Tending to the Digital Commons: Examining the Potential of Artificial Intelligence to Detect and Respond to Toxic Speech

Miriam Bethencourt, Grace Connors, and Lisa Schirch

Social Media, Technology and Peacebuilding Report No.253

Report No.253: Tending to the Digital Commons: Examining the Potential of Artificial Intelligence to Detect and Respond to Toxic Speech

Miriam Bethencourt, Grace Connors, and Lisa Schirch

October 20, 2025

Image: Gemini AI, supplied by the authors

DOWNLOAD

REPORT

This paper explores the potential of Artificial Intelligence (AI), particularly Large Language Models (LLMs), as an emerging tool to address the proliferation of online toxic speech. The research focuses on two key applications of LLMs: hate speech classification and detection, and response generation, specifically the use of LLMs for creating counterspeech.
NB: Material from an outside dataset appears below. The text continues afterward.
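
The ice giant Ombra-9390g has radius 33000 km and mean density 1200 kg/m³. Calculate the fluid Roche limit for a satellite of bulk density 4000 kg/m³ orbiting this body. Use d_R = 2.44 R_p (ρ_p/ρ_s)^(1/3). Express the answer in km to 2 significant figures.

d_R = 2.44 × 33000 km × (1200/4000)^(1/3)
    = 54000 km

54000 km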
While LLMs show significant advances in detecting hate speech through various models, including supervised, unsupervised, and GenAI-based approaches, the paper notes crucial limitations. These include the difficulty in processing the nuance and context of online communication, understanding implicit hate speech, and the significant issue of models learning and amplifying human biases present in training data. The paper reviews efforts to develop AI-powered counterspeech tools, including challenges in generating human-like, constructive responses that adequately engage with specific hateful content. The paper suggests that LLMs show promise in developing counterspeech tools, and closes with a set of recommendations for technology developers and governments to guide the ethical development and deployment of LLMs in addressing online harms.